Je ne souhaite pas adopter une position que nous arrêtions une position que nous ne pourrions pas ou nous ne voudrions pas mettre en œuvre si nous revenions aux responsabilités en 1998 ou plus encore en 2002. S'il y a risque d'irréversibilité, c'est ce que j'ai entendu dire par Jean-Michel BOUCHERON ce matin, alors, il nous faut l'admettre. Reviendrons-nous en arrière si ce processus était véritablement engagé ? Je vous le dis, je ne le crois pas. Et de ce point de vue, je ne partage pas la position qui a été développée par Marie-Noëlle LIENEMANN sur ce point. Je ne propose pas que nous définissions, sur le terrain des principes, notre position et que nous disions, dès maintenant, solennellement, quelle que soit la situation dans deux ans ou dans cinq ans, nous déciderons de revenir sur la situation que nous devons définir immédiatement.
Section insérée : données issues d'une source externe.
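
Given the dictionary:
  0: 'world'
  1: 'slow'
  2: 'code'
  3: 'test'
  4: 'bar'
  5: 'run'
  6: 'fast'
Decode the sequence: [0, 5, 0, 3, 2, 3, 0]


Look up each index in the dictionary:
  0 -> 'world'
  5 -> 'run'
  0 -> 'world'
  3 -> 'test'
  2 -> 'code'
  3 -> 'test'
  0 -> 'world'

Decoded: "world run world test code test world"


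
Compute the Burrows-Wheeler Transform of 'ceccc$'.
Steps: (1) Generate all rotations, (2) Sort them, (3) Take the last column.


Rotations (sorted):
  0: $ceccc -> last char: c
  1: c$cecc -> last char: c
  2: cc$cec -> last char: c
  3: ccc$ce -> last char: e
  4: ceccc$ -> last char: $
  5: eccc$c -> last char: c


BWT = ccce$c


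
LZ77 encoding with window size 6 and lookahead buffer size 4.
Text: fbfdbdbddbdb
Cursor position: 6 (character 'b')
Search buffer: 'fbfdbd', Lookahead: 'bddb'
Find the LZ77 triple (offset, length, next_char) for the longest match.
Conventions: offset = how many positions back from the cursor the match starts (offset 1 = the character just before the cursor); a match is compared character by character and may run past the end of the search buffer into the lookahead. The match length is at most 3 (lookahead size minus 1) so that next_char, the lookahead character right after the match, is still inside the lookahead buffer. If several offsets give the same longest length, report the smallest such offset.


Try each offset into the search buffer:
  offset=1 (pos 5, char 'd'): match length 0
  offset=2 (pos 4, char 'b'): match length 2
  offset=3 (pos 3, char 'd'): match length 0
  offset=4 (pos 2, char 'f'): match length 0
  offset=5 (pos 1, char 'b'): match length 1
  offset=6 (pos 0, char 'f'): match length 0
Longest match has length 2 at offset 2.
next_char = character at position 6 + 2 = 8 -> 'd'

Best match: offset=2, length=2 (matching 'bd' starting at position 4)
LZ77 triple: (2, 2, 'd')


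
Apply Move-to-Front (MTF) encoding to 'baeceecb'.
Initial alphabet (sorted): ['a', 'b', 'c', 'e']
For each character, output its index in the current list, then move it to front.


MTF encoding:
'b': index 1 in ['a', 'b', 'c', 'e'] -> ['b', 'a', 'c', 'e']
'a': index 1 in ['b', 'a', 'c', 'e'] -> ['a', 'b', 'c', 'e']
'e': index 3 in ['a', 'b', 'c', 'e'] -> ['e', 'a', 'b', 'c']
'c': index 3 in ['e', 'a', 'b', 'c'] -> ['c', 'e', 'a', 'b']
'e': index 1 in ['c', 'e', 'a', 'b'] -> ['e', 'c', 'a', 'b']
'e': index 0 in ['e', 'c', 'a', 'b'] -> ['e', 'c', 'a', 'b']
'c': index 1 in ['e', 'c', 'a', 'b'] -> ['c', 'e', 'a', 'b']
'b': index 3 in ['c', 'e', 'a', 'b'] -> ['b', 'c', 'e', 'a']


Output: [1, 1, 3, 3, 1, 0, 1, 3]


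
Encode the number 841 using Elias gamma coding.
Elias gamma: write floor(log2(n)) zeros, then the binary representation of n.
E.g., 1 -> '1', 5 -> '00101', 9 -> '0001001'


num_bits = floor(log2(841)) + 1 = 10
leading_zeros = num_bits - 1 = 9
binary(841) = 1101001001

Elias gamma(841) = '000000000' + '1101001001' = 0000000001101001001 (19 bits)


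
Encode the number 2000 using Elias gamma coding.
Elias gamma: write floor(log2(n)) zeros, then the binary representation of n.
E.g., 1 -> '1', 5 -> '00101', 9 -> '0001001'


num_bits = floor(log2(2000)) + 1 = 11
leading_zeros = num_bits - 1 = 10
binary(2000) = 11111010000

Elias gamma(2000) = '0000000000' + '11111010000' = 000000000011111010000 (21 bits)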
Je ne propose pas cette démarche.

Dans cet esprit, je pense que nous devons accepter que se poursuive le processus de professionnalisation de l'armée engagé d'ailleurs par nous, tout en veillant naturellement à ce que l'armée ne se coupe ni de la jeunesse, ni de la Nation.

Je ne crois pas que nous puissions conserver le service national tel qu'il est. Nous devons conserver la conscription, c'est-à-dire le recensement de l'ensemble des jeunes susceptibles de porter les armes, définir une approche, pour rassembler à ces jeunes gens, les faire accueillir par l'armée afin de leur présenter la défense, ses différentes armes, ses moyens, ses missions, son coût ; des informations seraient données sur le recrutement, l'incorporation, les formes de service de carrière courte, de volontariat service long, une initiation aux armes serait faite... Au fond, cela se rapproche de ce que Paul QUILES appelait tout à l'heure, si je l'ai bien compris, le service d'éducation de la défense.

Cette conscription devrait être à mon sens modulable en fonction des circonstances stratégiques, de la nature de la menace, de la période historique dans laquelle nous sommes, de façon que cette armée professionnalisée puisse encadrer selon les moments, selon les besoins, des masses plus larges d'appelés susceptibles de participer à la défense du territoire.

Voilà mon approche.

Le débat s'est poursuivi ici, dans ce Conseil national, Nous n'avons pas souhaité, c'est vrai (mais cela a été le souhait du Bureau national assez largement majoritaire, m'a-t-il semblé) conclure dès aujourd'hui ce débat, car il ne nous semblait pas sage d'arrêter notre position avant même que le Président de la République et le Gouvernement ne nous aient fait connaître la leur. Nous aurons donc à trancher plus tard, sans doute en Bureau national, et nous verrons comment.

En tant que Premier secrétaire, je crois nécessaire de vous dire à nouveau qu'il ne nous faut pas proposer une solution qui ne serait pas réalisable techniquement et que nous ne mettons pas en œuvre si nous revenions au pouvoir. C'est pour moi une question de cohérence.

Mes chers camarades, je voudrais conclure, d'abord en remerciant Daniel VAILLANT, Jack LANG et Paul QUILES qui, par leurs rapports introductifs, ont contribué à la qualité des débats de notre Conseil national, ensuite en vous félicitant vous-mêmes, si je peux me le permettre, de l'intérêt de vos interventions (en tout cas, moi, j'y ai pris un vif intérêt), et je vous donne rendez-vous au Conseil national du 8 juin.